Developing nations are exempt from Kyoto's 2008-2012 first phase and say that before they sign up to any broader agreement, rich countries, particularly the United States as the world's top greenhouse gas emitter, should take the lead in pledging cuts.

Washington submitted a new text to the talks around midnight on Thursday that stressed voluntary goals for greenhouse gases rather than binding Kyoto-style caps for developed countries.


On other issues, the Bali talks made progress.

Negotiators agreed a deal in principle to share technology -- such as wind turbines or solar panels -- to help poor nations. This week, the talks have also agreed the workings of a fund to help poor nations adapt to climate change and are hoping to take steps to slow deforestation.

The EU threatened on Thursday to pull out of a US meeting of major greenhouse gas emitters next month.

"If we would have a failure in Bali it would be meaningless to have a major economies' meeting" in the United States, Humberto Rosa, Portugal's Secretary of State for Environment, said in Bali. Portugal holds the rotating EU presidency.

Washington, long at odds with many of its Western allies on climate policies, has called a meeting of 17 nations, including China, Russia and India, in Hawaii in late January to discuss long-term curbs on greenhouse gases.

Despite opposition to Kyoto, the United States plans to join a new treaty, meant to be agreed in Copenhagen in late 2009 with participation of developing nations led by China and India.

Former US Vice President Al Gore, fresh from collecting the Nobel Peace Prize in Oslo, won rapturous applause on the sidelines by adding his voice to criticisms of Washington.
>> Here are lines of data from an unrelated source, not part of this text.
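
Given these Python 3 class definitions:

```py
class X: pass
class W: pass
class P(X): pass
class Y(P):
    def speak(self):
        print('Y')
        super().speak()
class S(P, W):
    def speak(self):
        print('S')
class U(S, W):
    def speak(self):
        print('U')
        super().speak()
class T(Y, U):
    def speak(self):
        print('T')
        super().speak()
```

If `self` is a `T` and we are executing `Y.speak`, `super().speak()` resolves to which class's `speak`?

U

L[T] = T + merge(L[Y], L[U], [Y U])
  take Y:  [Y P X object] + [U S P X W object] + [Y U]
  take U:  [P X object] + [U S P X W object] + [U]
  take S:  [P X object] + [S P X W object]
  take P:  [P X object] + [P X W object]
  take X:  [X object] + [X W object]
  take W:  [object] + [W object]
  take object:  [object] + [object]
MRO: T Y U S P X W object
super() in Y.speak on a T instance goes to the class after Y in T's MRO: U.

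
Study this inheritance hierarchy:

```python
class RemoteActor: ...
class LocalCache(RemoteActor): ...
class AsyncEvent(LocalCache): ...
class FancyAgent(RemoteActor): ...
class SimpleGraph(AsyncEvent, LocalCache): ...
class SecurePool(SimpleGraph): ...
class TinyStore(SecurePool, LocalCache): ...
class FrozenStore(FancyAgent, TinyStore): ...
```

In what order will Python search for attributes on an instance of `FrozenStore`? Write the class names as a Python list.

[FrozenStore, FancyAgent, TinyStore, SecurePool, SimpleGraph, AsyncEvent, LocalCache, RemoteActor, object]

L[FrozenStore] = FrozenStore + merge(L[FancyAgent], L[TinyStore], [FancyAgent TinyStore])
  take FancyAgent:  [FancyAgent RemoteActor object] + [TinyStore SecurePool SimpleGraph AsyncEvent LocalCache RemoteActor object] + [FancyAgent TinyStore]
  take TinyStore:  [RemoteActor object] + [TinyStore SecurePool SimpleGraph AsyncEvent LocalCache RemoteActor object] + [TinyStore]
  take SecurePool:  [RemoteActor object] + [SecurePool SimpleGraph AsyncEvent LocalCache RemoteActor object]
  take SimpleGraph:  [RemoteActor object] + [SimpleGraph AsyncEvent LocalCache RemoteActor object]
  take AsyncEvent:  [RemoteActor object] + [AsyncEvent LocalCache RemoteActor object]
  take LocalCache:  [RemoteActor object] + [LocalCache RemoteActor object]
  take RemoteActor:  [RemoteActor object] + [RemoteActor object]
  take object:  [object] + [object]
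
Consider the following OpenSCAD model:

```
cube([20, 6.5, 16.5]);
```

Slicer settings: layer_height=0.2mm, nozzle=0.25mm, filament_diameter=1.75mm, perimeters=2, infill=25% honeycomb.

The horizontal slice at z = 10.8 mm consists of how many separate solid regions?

1

At z = 10.8 mm: the cube (footprint 20×6.5) is included at this height. The result has 1 disconnected region.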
"My own country the United States is principally responsible for obstructing progress in Bali," he said.

The United Nations says a Kyoto successor has to be in place in two years to give governments time to ratify the new deal by the end of 2012 and to give markets clear guidelines on how to make investments in clean energy technology.

In a further sign the planet is heating up, the 11 warmest years on record have all occurred in the past 13 years, with 2007 set to be the seventh hottest since 1950, Britain's Met Office and the University of East Anglia said on Thursday.

Another study, to be published in Friday's issue of the journal Science, says that in less than 50 years, oceans might be too acidic for coral reefs to grow because of carbon emissions from the burning of fossil fuels by humans.